A few steps from Miró, at the MNAC, Mabel Palacín challenges our ability to see in Homeland. The photograph of a domestic interior fragmented into 1,000 pieces whose entirety we will never see, as if it were one of the museum’s Gothic altarpieces that, as if it were a comic, tell stories through vignettes, each of which contains in turn new micro-stories. And going to museums these days has a reward. Whether it is the possibility of visiting the lavish neoclassical room of the Picasso radiated by the colorful LED screens that the Chinese artist Tao Hui has installed on a wheeled cart. Or being able to see (and smell) one of the fascinating experimental devices by filmmaker José Val del Omar next to the Marès optical toys, in a room that smells of thyme, chamomile, tea, bay leaf, marjoram and coriander.
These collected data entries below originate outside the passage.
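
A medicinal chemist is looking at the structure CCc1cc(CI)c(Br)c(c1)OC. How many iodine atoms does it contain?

Scan the SMILES for I atoms (remember two-letter symbols like Cl and Br are single atoms).
Iodine count: 1.

1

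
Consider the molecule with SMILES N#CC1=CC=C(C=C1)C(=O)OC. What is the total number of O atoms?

2

Scan the SMILES for O atoms (remember two-letter symbols like Cl and Br are single atoms).
Oxygen count: 2.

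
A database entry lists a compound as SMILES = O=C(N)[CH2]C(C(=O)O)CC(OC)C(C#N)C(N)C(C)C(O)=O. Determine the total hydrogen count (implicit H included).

21

Walk through each heavy atom and fill implicit hydrogens from standard valence (C 4, N 3, O 2, S 2, halogen 1):
  atom 1: O, bond orders sum to 2 (valence 2) → 0 H
  atom 2: C, bond orders sum to 4 (valence 4) → 0 H
  atom 3: N, bond orders sum to 1 (valence 3) → 2 H
  atom 4: C with explicit H count 2
  atom 5: C, bond orders sum to 3 (valence 4) → 1 H
  atom 6: C, bond orders sum to 4 (valence 4) → 0 H
  atom 7: O, bond orders sum to 2 (valence 2) → 0 H
  atom 8: O, bond orders sum to 1 (valence 2) → 1 H
  atom 9: C, bond orders sum to 2 (valence 4) → 2 H
  atom 10: C, bond orders sum to 3 (valence 4) → 1 H
  atom 11: O, bond orders sum to 2 (valence 2) → 0 H
  atom 12: C, bond orders sum to 1 (valence 4) → 3 H
  atom 13: C, bond orders sum to 3 (valence 4) → 1 H
  atom 14: C, bond orders sum to 4 (valence 4) → 0 H
  atom 15: N, bond orders sum to 3 (valence 3) → 0 H
  atom 16: C, bond orders sum to 3 (valence 4) → 1 H
  atom 17: N, bond orders sum to 1 (valence 3) → 2 H
  atom 18: C, bond orders sum to 3 (valence 4) → 1 H
  atom 19: C, bond orders sum to 1 (valence 4) → 3 H
  atom 20: C, bond orders sum to 4 (valence 4) → 0 H
  atom 21: O, bond orders sum to 1 (valence 2) → 1 H
  atom 22: O, bond orders sum to 2 (valence 2) → 0 H
Total hydrogens: 21.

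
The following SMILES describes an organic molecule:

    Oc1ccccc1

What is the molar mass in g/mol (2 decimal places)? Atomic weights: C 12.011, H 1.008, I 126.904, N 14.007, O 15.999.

94.11 g/mol

First, the molecular formula is C6H6O (counting implicit H from valence).
  C: 6 × 12.011 = 72.066
  H: 6 × 1.008 = 6.048
  O: 1 × 15.999 = 15.999
Sum: 6×12.011 + 6×1.008 + 1×15.999 = 94.113 → 94.11 g/mol.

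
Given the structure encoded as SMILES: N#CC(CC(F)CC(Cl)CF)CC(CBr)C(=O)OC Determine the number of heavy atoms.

19

Every atom symbol written in the SMILES (organic subset) is one heavy atom; implicit H are not written.
Heavy atoms by element → Br:1, C:12, Cl:1, F:2, N:1, O:2.
Total: 19.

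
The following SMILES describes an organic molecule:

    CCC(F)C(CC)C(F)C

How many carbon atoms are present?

Count every carbon token in the SMILES (each C, including those in ring-closure positions and inside branches).
Carbon count: 8.

8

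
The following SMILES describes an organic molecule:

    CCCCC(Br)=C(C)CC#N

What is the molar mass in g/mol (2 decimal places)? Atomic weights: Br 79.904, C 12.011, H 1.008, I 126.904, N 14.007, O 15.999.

216.12 g/mol

First, the molecular formula is C9H14BrN (counting implicit H from valence).
  Br: 1 × 79.904 = 79.904
  C: 9 × 12.011 = 108.099
  H: 14 × 1.008 = 14.112
  N: 1 × 14.007 = 14.007
Sum: 1×79.904 + 9×12.011 + 14×1.008 + 1×14.007 = 216.122 → 216.12 g/mol.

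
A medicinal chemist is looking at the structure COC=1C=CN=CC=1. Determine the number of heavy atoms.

Every atom symbol written in the SMILES (organic subset) is one heavy atom; implicit H are not written.
Heavy atoms by element → C:6, N:1, O:1.
Total: 8.

8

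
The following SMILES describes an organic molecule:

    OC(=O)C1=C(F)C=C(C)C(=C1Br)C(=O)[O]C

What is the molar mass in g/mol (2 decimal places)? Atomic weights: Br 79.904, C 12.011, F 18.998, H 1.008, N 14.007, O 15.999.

First, the molecular formula is C10H8BrFO4 (counting implicit H from valence).
  Br: 1 × 79.904 = 79.904
  C: 10 × 12.011 = 120.110
  F: 1 × 18.998 = 18.998
  H: 8 × 1.008 = 8.064
  O: 4 × 15.999 = 63.996
Sum: 1×79.904 + 10×12.011 + 1×18.998 + 8×1.008 + 4×15.999 = 291.072 → 291.07 g/mol.

291.07 g/mol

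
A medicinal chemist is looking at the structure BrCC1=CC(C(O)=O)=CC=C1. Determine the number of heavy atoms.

11

Every atom symbol written in the SMILES (organic subset) is one heavy atom; implicit H are not written.
Heavy atoms by element → Br:1, C:8, O:2.
Total: 11.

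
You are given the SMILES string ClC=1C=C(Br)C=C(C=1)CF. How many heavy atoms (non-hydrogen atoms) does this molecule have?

10

Every atom symbol written in the SMILES (organic subset) is one heavy atom; implicit H are not written.
Heavy atoms by element → Br:1, C:7, Cl:1, F:1.
Total: 10.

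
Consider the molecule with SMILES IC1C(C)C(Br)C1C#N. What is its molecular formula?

Walk through each heavy atom and fill implicit hydrogens from standard valence (C 4, N 3, O 2, S 2, halogen 1):
  atom 1: I (halogen, monovalent) → 0 H
  atom 2: C, bond orders sum to 3 (valence 4) → 1 H
  atom 3: C, bond orders sum to 3 (valence 4) → 1 H
  atom 4: C, bond orders sum to 1 (valence 4) → 3 H
  atom 5: C, bond orders sum to 3 (valence 4) → 1 H
  atom 6: Br (halogen, monovalent) → 0 H
  atom 7: C, bond orders sum to 3 (valence 4) → 1 H
  atom 8: C, bond orders sum to 4 (valence 4) → 0 H
  atom 9: N, bond orders sum to 3 (valence 3) → 0 H
Totals → C:6, H:7, Br:1, I:1, N:1.

C6H7BrIN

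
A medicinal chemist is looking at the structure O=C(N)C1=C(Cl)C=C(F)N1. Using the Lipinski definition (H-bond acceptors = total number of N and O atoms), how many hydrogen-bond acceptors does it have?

N atoms: 2; O atoms: 1.
Lipinski HBA = 2 + 1 = 3.

3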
Loop also offers the possibility of revisiting classics such as El sopar in which Pere Portabella brought together five political prisoners on the same day as Salvador Puig Antich’s execution with a vile garrote and whose reflections expressed in the most distressing clandestinity resonate strongly in the exhibition that Mayoral gallery dedicated to Tàpies and Miró. We are in Eixample and this is just one of the many possible routes. The best luggage that a video lover has to carry is an exploratory spirit. It’s worth the risk. Perhaps the name of Camila Flores-Fernández, Peruvian artist and anthropologist, does not mean anything to you, but surely you will not be able to forget for long the protagonists of We are here, two queer migrants, an African and a Georgian (the latter made history in his country as the first drag queen at 22 years old), who are fighting in Brussels to have their refugee status recognized due to their sexual orientation. His new life: “There is still tension here but there is no longer fear.”

Just a few minutes from the metro, Tecla Sala de l’Hospitalet hosts Anoxia. A constant prelude, an “aquatic opera”, as its author, the artist Fito Conesa, defines it, which from a complex perspective on the Mediterranean, critical and at the same time sensitive, puts before our eyes the environmental and humanitarian crises it is going through, that which was and is no longer, and the warning that anoxia, the lack of oxygen that causes the death of fish in the Mar Menor due to spills, will be reproduced in other points due to inaction.

It is not a scream but a song (in the voice of Claudia Schneider) but it is very similar to that “No!” that the most famous mime in the world, Marcel Marceau, exclaimed in Mel Brooks’ wordless film The Last Madness, when a director proposed him to star in a silent film. The Swede Erik Bünger confronts him with another unexpected “No!”, that of the chimpanzee Caesar from Rise of the Planet of the Apes. The video installation is titled The Mime and the Ape and is located in the nearby Ethall gallery.